Conjugation of ACE2 and Control Antibodies to Magnetic Microspheres to Capture Viral Particles from SARS-CoV-2 Infected Cells

To begin, prepare the working solution of NeutrAvidin in MES buffer in a 1.5-milliliter low protein binding microfuge tube. Then prepare the working solution of goat immunoglobulin G control antibody in MES buffer. Vortex the diluted antibody solution, and centrifuge the tube.

Next, take the Microtiter plate containing activated beads and place it on a magnetic plate separator for 30 seconds to immobilize the beads. With the Microtiter plate still positioned on the magnetic separator, aspirate the supernatant from magnet immobilized beads. Then add 100 microliters of NeutrAvidin solution, antibody solution, and MES buffer to appropriate wells containing beads.

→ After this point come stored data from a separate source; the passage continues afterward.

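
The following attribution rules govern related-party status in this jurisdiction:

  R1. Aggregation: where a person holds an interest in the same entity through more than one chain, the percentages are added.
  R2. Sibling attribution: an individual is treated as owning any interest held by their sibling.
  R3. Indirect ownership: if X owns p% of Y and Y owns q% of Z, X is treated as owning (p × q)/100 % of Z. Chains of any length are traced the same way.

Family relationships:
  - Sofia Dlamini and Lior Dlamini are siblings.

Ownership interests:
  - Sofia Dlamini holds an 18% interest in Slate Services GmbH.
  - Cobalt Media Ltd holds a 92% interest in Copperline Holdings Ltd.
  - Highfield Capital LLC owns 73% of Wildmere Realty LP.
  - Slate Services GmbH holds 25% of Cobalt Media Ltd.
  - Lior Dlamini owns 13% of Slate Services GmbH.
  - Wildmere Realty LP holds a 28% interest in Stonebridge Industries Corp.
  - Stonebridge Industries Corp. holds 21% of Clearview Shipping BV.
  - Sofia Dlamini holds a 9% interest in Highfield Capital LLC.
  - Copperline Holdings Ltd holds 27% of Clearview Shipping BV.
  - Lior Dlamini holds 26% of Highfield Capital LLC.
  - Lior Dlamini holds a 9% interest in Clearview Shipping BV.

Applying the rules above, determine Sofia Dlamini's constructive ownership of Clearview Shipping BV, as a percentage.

12.42744%

By sibling attribution (R2), Sofia Dlamini is treated as also owning Lior Dlamini's interest in Highfield Capital LLC, giving 9% + 26% = 35%.
By sibling attribution (R2), Sofia Dlamini is treated as also owning Lior Dlamini's interest in Slate Services GmbH, giving 18% + 13% = 31%.
By sibling attribution (R2), Sofia Dlamini is treated as owning Lior Dlamini's 9% interest in Clearview Shipping BV.
Chain via Highfield Capital LLC → Wildmere Realty LP → Stonebridge Industries Corp. (R3): 35% × 73% × 28% × 21% = 1.50234% of Clearview Shipping BV.
Chain via Slate Services GmbH → Cobalt Media Ltd → Copperline Holdings Ltd (R3): 31% × 25% × 92% × 27% = 1.9251% of Clearview Shipping BV.
Direct interest in Clearview Shipping BV: 9%.
Aggregating (R1): 1.50234% + 1.9251% + 9% = 12.42744%.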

Seal the Microtiter plate and incubate for two hours on an orbital shaker at 650 RPM in the dark at room temperature. Then wash beads with PBST using an automated washer. After overnight incubation, prepare the recombinant human biotinylated ACE2 and biotin working solution in 10 millimolar PBS.

Immobilize the microspheres on the magnetic plate separator for 30 seconds, and aspirate the supernatant from magnet immobilized microspheres, as shown earlier. Remove the Microtiter plate from the magnetic separator, and add 50 microliters of 10 millimolar PBS to each well. Then add 100 microliters of the biotinylated ACE2 and biotin working solution to appropriate wells containing NeutrAvidin conjugated microspheres.

Seal the Microtiter plate, and incubate for one hour on an orbital shaker, as shown earlier. After washing the microspheres, store the ACE2 and biotin conjugated microspheres.